As is so often the case against the Pitt Panthers, job one for Bud Foster's defense will be stopping the run, and Pat Narduzzi knows it.
The second-year Pitt coach has developed an imposing run game this year, using RB James Conner, WR Quadree Henderson and a dominant offensive line to put up just over 239 yards per game, good for 20th in the nation.
Accordingly, they've made running the ball the overwhelming focus of the offense — they're 16th in the nation with roughly 47 attempts per game, a stark difference from their average of 23 passes per contest, a mark that puts them at 118th overall.
So if Narduzzi wants to keep Pitt's tradition of frustrating the Hokies at Heinz Field alive, he's well aware that he'll have to baffle Foster's bunch once more.
"The thing that makes it so concerning is they're the best defense we've faced this year," Narduzzi said Wednesday on a call with reporters. "That's what makes us tick is our run game, and if we don't get our run game going against this great defense, then we'll have problems."
Indeed, the Panthers are hardly imposing in the pass game, averaging just over 178 yards per game, but the Hokies are wary of taking anything for granted. Even the most dangerous rushing attacks aren't very effective without a credible play action or third down threat, and Justin Fuente isn't in any hurry to dismiss QB Nate Peterman just because he doesn't throw the ball very often.
"Some people label quarterbacks as game managers, and I don't believe in that," Fuente said Wednesday. "I think the young man we're about to play is a playmaker for them. Obviously it centers around running the football, but they've made big plays in the passing game."
The Panthers may not have many long passing plays overall (they rank toward the bottom of the country in pass completions over 10 and 20 yards, respectively) but Peterman does have his moments on third down. On third downs with seven to nine yards to go, he's 13 of 15 for 223 yards and two scores, with four completions of at least 15 years, two of at least 25, and a long of 74 yards.
Clearly, Peterman can make a play when it counts.
"Coming off play action they've got some really good schemes in obvious passing situations that can give you problems," Fuente said. "He's been judicious with the ball and kept the chains moving, which has allowed them to continue to run the football."
Narduzzi's noticed that improvement too, and credits Peterman's timely throws with helping keep defenses honest when it comes to defending the run.
"Really, the last couple weeks I've seen him grow a little bit more on third down," Narduzzi said.

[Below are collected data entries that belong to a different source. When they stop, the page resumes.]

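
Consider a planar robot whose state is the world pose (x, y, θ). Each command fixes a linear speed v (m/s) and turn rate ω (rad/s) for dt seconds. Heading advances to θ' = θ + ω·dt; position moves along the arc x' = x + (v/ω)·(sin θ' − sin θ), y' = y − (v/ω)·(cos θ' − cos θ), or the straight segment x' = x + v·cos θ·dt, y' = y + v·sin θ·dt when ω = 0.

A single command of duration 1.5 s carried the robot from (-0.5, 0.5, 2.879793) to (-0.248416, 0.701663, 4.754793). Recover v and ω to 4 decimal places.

Δθ = 4.754793 − 2.879793 = 1.875000
ω = Δθ/dt = 1.875000/1.5 = 1.2500
R = Δx/(sin θ' − sin θ) = -0.2000
v = R·ω = -0.2000·1.2500 = -0.2500

v = -0.2500, ω = 1.2500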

"He's made some nice third down throws that we've needed him to make all year, and really the last couple weeks he's done that," Narduzzi said. "When you play a great team like Virginia Tech, one of the top defenses in the country, he's got to make some throws. He's got to put the ball right where it needs to be, and him being accurate with where he puts that ball, he's made good decisions, now he's got to make good decisions and really be accurate like he has the last couple weeks."
It helps that Pitt has been one of the best teams in the country in pass protection — the Panthers have only given up five sacks all year, tied for fifth in the country, making it no wonder that Foster called the line the best the Hokies have faced all year.
Tech's defense is coming off its most dominant performance of the season in that department after sacking Miami QB Brad Kaaya eight times last week (a feat Fuente credits to Foster's decision to "mix up our pressures, either only rushing four guys or bringing blitzes and trying to scheme rush the quarterback a little bit," among other things). Yet he doubts they'll be able to replicate those sorts of statistics against Pitt, unless they're able to dominate against the ground game.
"Moving forward throughout the year, if we can negate people's run game, then I think we will be able to get pressure," Fuente said. "It's a little bit easier when you know it's coming."
Narduzzi is still a bit worried about the Hokies' "great front seven" in that regard, but he does feel he'll have some room to maneuver on the outside. The Panthers have been increasingly working in sweeps and jet option plays with Henderson to great effect, and Narduzzi expects more of the same on Thursday.
"We're going to have to make some people miss," Narduzzi said. "We'll have some one-on-one opportunities on the edge, I think, with some of our stuff. But they're very athletic and they know what to do structurally in their defense, so it'll be a major challenge for sure."
Fuente isn't sure yet whether that fearsome front seven will be back to full strength — DEs Ken Ekanem and Vinny Mihota were listed as probable on this week's injury report, and DT Nigel Williams was once again questionable, but Fuente couldn't offer any clarity on their status Wednesday.
But no matter who's out there for the Hokies, Narduzzi is preparing for a very crowded box Thursday night.
"Count how close they are to the line of scrimmage," Narduzzi said. "They'll have 11 guys within five yards of the line of scrimmage, and that's what we've worked and practiced all week, and we're going to have to make some plays in some tight quarters."